Today's definition of a "smart" biomaterial is "biomaterials that allow for the gradual endogenous remodeling of native tissue leading to the replacement of implant material, manufactured to replace a missing biological structure, with fully functional [extracellular matrix] ECM and cells that existed at the implant site prior to damage."  In a nutshell, the biomaterial interacts and promotes tissue regeneration, with the native tissues and then slowly gets absorbed by the body as it is being replaced by native tissue. Another definition is, to use genes within the body to control the regeneration process. and using novel biomaterials that are gene-activated, where the tissue repair process can be specific for an individual and the disease.    Researchers must design implant materials that mimic the natural ECM that not only supports cellular structure, but also functions just as well, regulating growth, cell migration, differentiation, etc.

This type of tissue engineering has many challenges. Since the biomaterial must interact with and influence cell behavior and performance, scientists are trying to develop bioactive materials by incorporating signaling molecules, (i.e. neurotransmitters, cytokines and growth factors) into the scaffolding. 

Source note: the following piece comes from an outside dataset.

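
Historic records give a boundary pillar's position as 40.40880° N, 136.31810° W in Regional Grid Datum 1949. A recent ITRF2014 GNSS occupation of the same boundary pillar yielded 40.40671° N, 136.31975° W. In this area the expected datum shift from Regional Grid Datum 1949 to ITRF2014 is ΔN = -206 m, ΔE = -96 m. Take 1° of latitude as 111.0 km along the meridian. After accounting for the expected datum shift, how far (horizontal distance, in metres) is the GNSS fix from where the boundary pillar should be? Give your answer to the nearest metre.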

Other challenges of tissue engineering, although not exclusive to the development of "smart" biomaterials, are to 1) stimulate the body to maintain its natural ability for new blood vessel formation; 2) provide an environment within the engineered biomaterial to support cellular proliferation and survival, a hallmark of functional tissue; 3) regenerate neurons and; 4) bone formation in vitro. Needless to say, this is a very complex task and discussion of possible solutions are beyond the scope of this article.

Humacyte, a North Carolina-based company, is making progress with blood vessels. The company is taking human cells and growing them as a scaffold in the shape of a tube.  When the scaffold or ECM is formed, the human cells are washed away to reduce the risk of rejection. Then the scaffold is implanted, allowing the patient's own tissue to grow into the vein. The technology is from Duke University and they will begin Phase III clinical trials.

5. New Approaches

Revitalizing worn out body parts will likely come to fruition once the tissue engineering challenges are solved. Solutions may not unfold in quite the way it was described "yesterday", but when we are able to help the body to regenerate damaged tissue through the help of bioactive materials, the outcomes would be the same. Likewise, 3D printing of organs, although not technically self - regeneration, can certainly be considered revitalization.

6. No organ donor shortage

3D printing of miniature human organs is a fantastic start. We will eventually get there, it's just a matter of time.